2018年03月04日 公開
2019年02月27日 更新
松平定信・白河楽翁像(南湖神社 福島県白河市)
天明8年3月4日(1788年4月9日)、老中首座・松平定信が11代将軍徳川家斉の将軍補佐となりました。これより寛政の改革が本格化していきます。
松平定信は御三卿田安家の初代・宗武の七男に生まれました。田安宗武は8代将軍吉宗の次男であり、従って定信は吉宗の孫になります。
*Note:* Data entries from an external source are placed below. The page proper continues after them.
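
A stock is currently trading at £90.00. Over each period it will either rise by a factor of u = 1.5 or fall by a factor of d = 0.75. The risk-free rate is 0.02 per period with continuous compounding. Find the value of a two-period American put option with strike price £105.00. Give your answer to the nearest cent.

Risk-neutral probability p = (e^0.02 − 0.75)/(1.5 − 0.75) = 0.2702/0.7500 = 0.3603
Terminal stock prices: S_uu = 202.5, S_ud = 101.2, S_dd = 50.62
Terminal payoffs (K − S): max(-97.5, 0) = 0, max(3.75, 0) = 3.75, max(54.38, 0) = 54.38
Node u (S = 135): continuation = e^(−0.02)·[0.3603·0.0000 + 0.6397·3.7500] = 2.3515; exercise value = 0.0000 ≤ continuation, so V_u = 2.3515
Node d (S = 67.5): continuation = e^(−0.02)·[0.3603·3.7500 + 0.6397·54.3750] = 35.4209; exercise value = 37.5000 > continuation, so V_d = 37.5000 (exercise)
Node 0 (S = 90): continuation = e^(−0.02)·[0.3603·2.3515 + 0.6397·37.5000] = 24.3453; exercise value = 15.0000 ≤ continuation, so V_0 = 24.3453

£24.35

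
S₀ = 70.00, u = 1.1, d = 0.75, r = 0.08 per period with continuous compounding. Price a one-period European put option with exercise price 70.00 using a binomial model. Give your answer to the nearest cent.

Risk-neutral probability p = (e^0.08 − 0.75)/(1.1 − 0.75) = 0.3333/0.3500 = 0.9522
Terminal stock prices: S_u = 77, S_d = 52.5
Terminal payoffs (K − S): max(-7, 0) = 0, max(17.5, 0) = 17.5
Node 0 (S = 70): V_0 = e^(−0.08)·[0.9522·0.0000 + 0.0478·17.5000] = 0.7714

0.77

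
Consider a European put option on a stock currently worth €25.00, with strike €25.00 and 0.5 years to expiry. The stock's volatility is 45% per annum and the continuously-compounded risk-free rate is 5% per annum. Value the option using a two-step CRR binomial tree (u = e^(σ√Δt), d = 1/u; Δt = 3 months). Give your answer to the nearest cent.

€2.47

CRR parameters: u = e^(σ√Δt) = e^(0.45·√0.25) = 1.2523, d = 1/u = 0.7985
Per-period rate: rΔt = 0.05·0.25 = 0.0125, so R = e^0.0125 = 1.0126
Risk-neutral probability p = (e^0.0125 − 0.7985)/(1.2523 − 0.7985) = 0.2141/0.4538 = 0.4717
Terminal stock prices: S_uu = 39.21, S_ud = 25, S_dd = 15.94
Terminal payoffs (K − S): max(-14.21, 0) = 0, max(0, 0) = 0, max(9.059, 0) = 9.059
Node u (S = 31.31): V_u = e^(−0.0125)·[0.4717·0.0000 + 0.5283·0.0000] = 0.0000
Node d (S = 19.96): V_d = e^(−0.0125)·[0.4717·0.0000 + 0.5283·9.0593] = 4.7265
Node 0 (S = 25): V_0 = e^(−0.0125)·[0.4717·0.0000 + 0.5283·4.7265] = 2.4660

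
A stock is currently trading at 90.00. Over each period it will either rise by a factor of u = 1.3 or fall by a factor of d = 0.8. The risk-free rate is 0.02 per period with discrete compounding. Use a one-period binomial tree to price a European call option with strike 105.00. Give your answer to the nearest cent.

Risk-neutral probability p = (1 + 0.02 − 0.8)/(1.3 − 0.8) = 0.2200/0.5000 = 0.4400
Terminal stock prices: S_u = 117, S_d = 72
Terminal payoffs (S − K): max(12, 0) = 12, max(-33, 0) = 0
Node 0 (S = 90): V_0 = 1/1.02·[0.4400·12.0000 + 0.5600·0.0000] = 5.1765

5.18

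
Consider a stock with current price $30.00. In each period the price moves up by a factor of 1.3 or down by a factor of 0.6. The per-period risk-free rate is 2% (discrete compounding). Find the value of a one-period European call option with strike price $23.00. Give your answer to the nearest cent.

Risk-neutral probability p = (1 + 0.02 − 0.6)/(1.3 − 0.6) = 0.4200/0.7000 = 0.6000
Terminal stock prices: S_u = 39, S_d = 18
Terminal payoffs (S − K): max(16, 0) = 16, max(-5, 0) = 0
Node 0 (S = 30): V_0 = 1/1.02·[0.6000·16.0000 + 0.4000·0.0000] = 9.4118

$9.41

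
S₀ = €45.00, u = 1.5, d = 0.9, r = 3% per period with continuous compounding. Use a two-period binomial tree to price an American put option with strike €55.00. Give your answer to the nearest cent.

€11.01

Risk-neutral probability p = (e^0.03 − 0.9)/(1.5 − 0.9) = 0.1305/0.6000 = 0.2174
Terminal stock prices: S_uu = 101.2, S_ud = 60.75, S_dd = 36.45
Terminal payoffs (K − S): max(-46.25, 0) = 0, max(-5.75, 0) = 0, max(18.55, 0) = 18.55
Node u (S = 67.5): continuation = e^(−0.03)·[0.2174·0.0000 + 0.7826·0.0000] = 0.0000; exercise value = 0.0000 ≤ continuation, so V_u = 0.0000
Node d (S = 40.5): continuation = e^(−0.03)·[0.2174·0.0000 + 0.7826·18.5500] = 14.0877; exercise value = 14.5000 > continuation, so V_d = 14.5000 (exercise)
Node 0 (S = 45): continuation = e^(−0.03)·[0.2174·0.0000 + 0.7826·14.5000] = 11.0120; exercise value = 10.0000 ≤ continuation, so V_0 = 11.0120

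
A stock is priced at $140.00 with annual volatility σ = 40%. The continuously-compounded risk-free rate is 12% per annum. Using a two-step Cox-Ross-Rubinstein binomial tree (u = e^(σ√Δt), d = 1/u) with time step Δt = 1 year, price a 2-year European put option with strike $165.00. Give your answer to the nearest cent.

$25.50

CRR parameters: u = e^(σ√Δt) = e^(0.4·√1) = 1.4918, d = 1/u = 0.6703
Per-period rate: rΔt = 0.12·1 = 0.12, so R = e^0.12 = 1.1275
Risk-neutral probability p = (e^0.12 − 0.6703)/(1.4918 − 0.6703) = 0.4572/0.8215 = 0.5565
Terminal stock prices: S_uu = 311.6, S_ud = 140, S_dd = 62.91
Terminal payoffs (K − S): max(-146.6, 0) = 0, max(25, 0) = 25, max(102.1, 0) = 102.1
Node u (S = 208.9): V_u = e^(−0.12)·[0.5565·0.0000 + 0.4435·25.0000] = 9.8335
Node d (S = 93.84): V_d = e^(−0.12)·[0.5565·25.0000 + 0.4435·102.0939] = 52.4971
Node 0 (S = 140): V_0 = e^(−0.12)·[0.5565·9.8335 + 0.4435·52.4971] = 25.5028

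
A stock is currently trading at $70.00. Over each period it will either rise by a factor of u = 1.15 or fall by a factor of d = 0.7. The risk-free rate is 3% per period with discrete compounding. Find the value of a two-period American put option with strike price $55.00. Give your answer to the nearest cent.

Risk-neutral probability p = (1 + 0.03 − 0.7)/(1.15 − 0.7) = 0.3300/0.4500 = 0.7333
Terminal stock prices: S_uu = 92.57, S_ud = 56.35, S_dd = 34.3
Terminal payoffs (K − S): max(-37.57, 0) = 0, max(-1.35, 0) = 0, max(20.7, 0) = 20.7
Node u (S = 80.5): continuation = 1/1.03·[0.7333·0.0000 + 0.2667·0.0000] = 0.0000; exercise value = 0.0000 ≤ continuation, so V_u = 0.0000
Node d (S = 49): continuation = 1/1.03·[0.7333·0.0000 + 0.2667·20.7000] = 5.3592; exercise value = 6.0000 > continuation, so V_d = 6.0000 (exercise)
Node 0 (S = 70): continuation = 1/1.03·[0.7333·0.0000 + 0.2667·6.0000] = 1.5534; exercise value = 0.0000 ≤ continuation, so V_0 = 1.5534

$1.55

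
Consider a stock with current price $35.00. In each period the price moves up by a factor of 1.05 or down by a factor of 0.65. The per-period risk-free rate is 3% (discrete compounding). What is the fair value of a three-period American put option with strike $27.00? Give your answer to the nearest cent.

Risk-neutral probability p = (1 + 0.03 − 0.65)/(1.05 − 0.65) = 0.3800/0.4000 = 0.9500
Terminal stock prices: S_uuu = 40.52, S_uud = 25.08, S_udd = 15.53, S_ddd = 9.612
Terminal payoffs (K − S): max(-13.52, 0) = 0, max(1.918, 0) = 1.918, max(11.47, 0) = 11.47, max(17.39, 0) = 17.39
Node uu (S = 38.59): continuation = 1/1.03·[0.9500·0.0000 + 0.0500·1.9181] = 0.0931; exercise value = 0.0000 ≤ continuation, so V_uu = 0.0931
Node ud (S = 23.89): continuation = 1/1.03·[0.9500·1.9181 + 0.0500·11.4731] = 2.3261; exercise value = 3.1125 > continuation, so V_ud = 3.1125 (exercise)
Node dd (S = 14.79): continuation = 1/1.03·[0.9500·11.4731 + 0.0500·17.3881] = 11.4261; exercise value = 12.2125 > continuation, so V_dd = 12.2125 (exercise)
Node u (S = 36.75): continuation = 1/1.03·[0.9500·0.0931 + 0.0500·3.1125] = 0.2370; exercise value = 0.0000 ≤ continuation, so V_u = 0.2370
Node d (S = 22.75): continuation = 1/1.03·[0.9500·3.1125 + 0.0500·12.2125] = 3.4636; exercise value = 4.2500 > continuation, so V_d = 4.2500 (exercise)
Node 0 (S = 35): continuation = 1/1.03·[0.9500·0.2370 + 0.0500·4.2500] = 0.4249; exercise value = 0.0000 ≤ continuation, so V_0 = 0.4249

$0.42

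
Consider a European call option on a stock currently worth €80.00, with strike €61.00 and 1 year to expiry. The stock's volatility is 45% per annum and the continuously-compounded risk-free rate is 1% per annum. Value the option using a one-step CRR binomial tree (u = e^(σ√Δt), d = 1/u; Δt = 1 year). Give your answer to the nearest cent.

CRR parameters: u = e^(σ√Δt) = e^(0.45·√1) = 1.5683, d = 1/u = 0.6376
Per-period rate: rΔt = 0.01·1 = 0.01, so R = e^0.01 = 1.0101
Risk-neutral probability p = (e^0.01 − 0.6376)/(1.5683 − 0.6376) = 0.3724/0.9307 = 0.4002
Terminal stock prices: S_u = 125.5, S_d = 51.01
Terminal payoffs (S − K): max(64.46, 0) = 64.46, max(-9.99, 0) = 0
Node 0 (S = 80): V_0 = e^(−0.01)·[0.4002·64.4650 + 0.5998·0.0000] = 25.5396

€25.54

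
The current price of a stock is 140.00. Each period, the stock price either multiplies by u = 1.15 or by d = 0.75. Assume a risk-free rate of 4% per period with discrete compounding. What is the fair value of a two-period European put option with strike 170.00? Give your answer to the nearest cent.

Risk-neutral probability p = (1 + 0.04 − 0.75)/(1.15 − 0.75) = 0.2900/0.4000 = 0.7250
Terminal stock prices: S_uu = 185.1, S_ud = 120.8, S_dd = 78.75
Terminal payoffs (K − S): max(-15.15, 0) = 0, max(49.25, 0) = 49.25, max(91.25, 0) = 91.25
Node u (S = 161): V_u = 1/1.04·[0.7250·0.0000 + 0.2750·49.2500] = 13.0228
Node d (S = 105): V_d = 1/1.04·[0.7250·49.2500 + 0.2750·91.2500] = 58.4615
Node 0 (S = 140): V_0 = 1/1.04·[0.7250·13.0228 + 0.2750·58.4615] = 24.5370

24.54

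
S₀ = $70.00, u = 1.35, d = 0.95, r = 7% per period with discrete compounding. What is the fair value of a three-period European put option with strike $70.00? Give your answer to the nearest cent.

Risk-neutral probability p = (1 + 0.07 − 0.95)/(1.35 − 0.95) = 0.1200/0.4000 = 0.3000
Terminal stock prices: S_uuu = 172.2, S_uud = 121.2, S_udd = 85.29, S_ddd = 60.02
Terminal payoffs (K − S): max(-102.2, 0) = 0, max(-51.2, 0) = 0, max(-15.29, 0) = 0, max(9.984, 0) = 9.984
Node uu (S = 127.6): V_uu = 1/1.07·[0.3000·0.0000 + 0.7000·0.0000] = 0.0000
Node ud (S = 89.77): V_ud = 1/1.07·[0.3000·0.0000 + 0.7000·0.0000] = 0.0000
Node dd (S = 63.17): V_dd = 1/1.07·[0.3000·0.0000 + 0.7000·9.9838] = 6.5314
Node u (S = 94.5): V_u = 1/1.07·[0.3000·0.0000 + 0.7000·0.0000] = 0.0000
Node d (S = 66.5): V_d = 1/1.07·[0.3000·0.0000 + 0.7000·6.5314] = 4.2729
Node 0 (S = 70): V_0 = 1/1.07·[0.3000·0.0000 + 0.7000·4.2729] = 2.7954

$2.80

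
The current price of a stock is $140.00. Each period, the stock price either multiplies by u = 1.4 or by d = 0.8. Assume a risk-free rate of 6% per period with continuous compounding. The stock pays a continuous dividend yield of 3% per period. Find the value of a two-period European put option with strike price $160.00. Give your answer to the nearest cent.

Per-period risk-free factor R = e^0.06 = 1.0618; dividend-adjusted growth = e^(0.06−0.03) = 1.0305.
Risk-neutral probability p = (1.0305 − 0.8)/(1.4 − 0.8) = 0.2305/0.6000 = 0.3841
Terminal stock prices: S_uu = 274.4, S_ud = 156.8, S_dd = 89.6
Terminal payoffs (K − S): max(-114.4, 0) = 0, max(3.2, 0) = 3.2, max(70.4, 0) = 70.4
Node u (S = 196): V_u = e^(−0.06)·[0.3841·0.0000 + 0.6159·3.2000] = 1.8561
Node d (S = 112): V_d = e^(−0.06)·[0.3841·3.2000 + 0.6159·70.4000] = 41.9924
Node 0 (S = 140): V_0 = e^(−0.06)·[0.3841·1.8561 + 0.6159·41.9924] = 25.0287

$25.03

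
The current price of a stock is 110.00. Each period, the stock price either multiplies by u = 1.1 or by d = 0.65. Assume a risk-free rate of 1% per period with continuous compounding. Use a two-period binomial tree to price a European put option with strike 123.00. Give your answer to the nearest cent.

16.90

Risk-neutral probability p = (e^0.01 − 0.65)/(1.1 − 0.65) = 0.3601/0.4500 = 0.8001
Terminal stock prices: S_uu = 133.1, S_ud = 78.65, S_dd = 46.48
Terminal payoffs (K − S): max(-10.1, 0) = 0, max(44.35, 0) = 44.35, max(76.53, 0) = 76.53
Node u (S = 121): V_u = e^(−0.01)·[0.8001·0.0000 + 0.1999·44.3500] = 8.7768
Node d (S = 71.5): V_d = e^(−0.01)·[0.8001·44.3500 + 0.1999·76.5250] = 50.2761
Node 0 (S = 110): V_0 = e^(−0.01)·[0.8001·8.7768 + 0.1999·50.2761] = 16.9022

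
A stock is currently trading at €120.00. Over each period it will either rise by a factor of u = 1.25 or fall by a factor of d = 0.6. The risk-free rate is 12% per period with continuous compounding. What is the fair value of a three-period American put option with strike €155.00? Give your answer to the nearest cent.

Risk-neutral probability p = (e^0.12 − 0.6)/(1.25 − 0.6) = 0.5275/0.6500 = 0.8115
Terminal stock prices: S_uuu = 234.4, S_uud = 112.5, S_udd = 54, S_ddd = 25.92
Terminal payoffs (K − S): max(-79.38, 0) = 0, max(42.5, 0) = 42.5, max(101, 0) = 101, max(129.1, 0) = 129.1
Node uu (S = 187.5): continuation = e^(−0.12)·[0.8115·0.0000 + 0.1885·42.5000] = 7.1041; exercise value = 0.0000 ≤ continuation, so V_uu = 7.1041
Node ud (S = 90): continuation = e^(−0.12)·[0.8115·42.5000 + 0.1885·101.0000] = 47.4727; exercise value = 65.0000 > continuation, so V_ud = 65.0000 (exercise)
Node dd (S = 43.2): continuation = e^(−0.12)·[0.8115·101.0000 + 0.1885·129.0800] = 94.2727; exercise value = 111.8000 > continuation, so V_dd = 111.8000 (exercise)
Node u (S = 150): continuation = e^(−0.12)·[0.8115·7.1041 + 0.1885·65.0000] = 15.9783; exercise value = 5.0000 ≤ continuation, so V_u = 15.9783
Node d (S = 72): continuation = e^(−0.12)·[0.8115·65.0000 + 0.1885·111.8000] = 65.4727; exercise value = 83.0000 > continuation, so V_d = 83.0000 (exercise)
Node 0 (S = 120): continuation = e^(−0.12)·[0.8115·15.9783 + 0.1885·83.0000] = 25.3745; exercise value = 35.0000 > continuation, so V_0 = 35.0000 (exercise)

€35.00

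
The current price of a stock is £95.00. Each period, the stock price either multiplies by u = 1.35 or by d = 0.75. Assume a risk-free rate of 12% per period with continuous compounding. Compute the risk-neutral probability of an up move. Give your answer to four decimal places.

Risk-neutral probability p = (e^0.12 − 0.75)/(1.35 − 0.75) = 0.3775/0.6000 = 0.6292

p = 0.6292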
幼い頃より聡明で、いずれは田安を継ぎ、さらに10代将軍家治の後を継ぐ将軍候補と目されましたが、当時の老中・田沼意次を「賄賂政治」と批判したため睨まれ、陸奥白河藩に養子に出されることになりました。
天明3年(1783)、定信は白河藩主となりますが、時は天明の大飢饉の最中です。特に東北地方の被害が大きく、全国で数万人が餓死したといわれる江戸時代最大規模の飢饉でした。この時、定信は自ら倹約に努めて藩政立て直しに取り組むとともに、領民救済を迅速に行ない、領内から一人の餓死者も出さなかったといわれます。
やがて定信の政治手腕は幕府の注目するところとなり、10代将軍家治逝去とともに田沼が失脚すると、天明7年(1787)、定信は老中首座に抜擢され、幕府財政の再建を託されました。定信は享保の改革を断行した祖父・吉宗を手本として、6年に及ぶ寛政の改革に取り組むことになります。
改革の骨子は田沼時代の賄賂が横行した商業主義を見直し、緊縮財政と風紀取締りにより、幕府財政の安定化を目指すものでした。江戸市中では幕府と町民共同で「七分積金」という基金を積み立てて、道路や上下水道の修繕費用に充て、また長谷川平蔵の献策といわれる、石川島人足寄場(犯罪者の自立支援)も設置しています。さらに学問では朱子学以外を禁じ、蘭学者を公職から追放、洒落本などは風紀を乱すとして取締りの対象としました。こうした定信の厳しい引き締め政策は、「白河の清きに魚のすみかねて もとの濁りの田沼恋しき」などと揶揄されることもありました。
一方、この頃から日本近海で外国船の出没が始まり、日本人漂流民・大黒屋光大夫がロシアから日本に戻る際、ロシア使節・ラクスマンが日本に通商を求める事態が起きています。定信は海防を説く林子平の『海国兵談』を幕政に口を挟むものとして発禁処分としますが、海防の必要性は痛感しており、江戸湾防備に着手する一方、海防政策に乗り出したところで、老中を罷免されました。
しかし、定信の危機感は、次男で真田家に養子に入った真田幸貫が継承し、後に外様ながら幕府老中兼海防掛を務めることになります。また伊能忠敬の全国の測量や、間宮林蔵の樺太・沿海州調査も、外国船への危機感が契機となっています。
現代では寛政の改革は否定的に評価されがちですが、特に海防においては幕府にまず危機意識を持たせたのは定信であり、そうした功績も見直すべきなのかもしれません。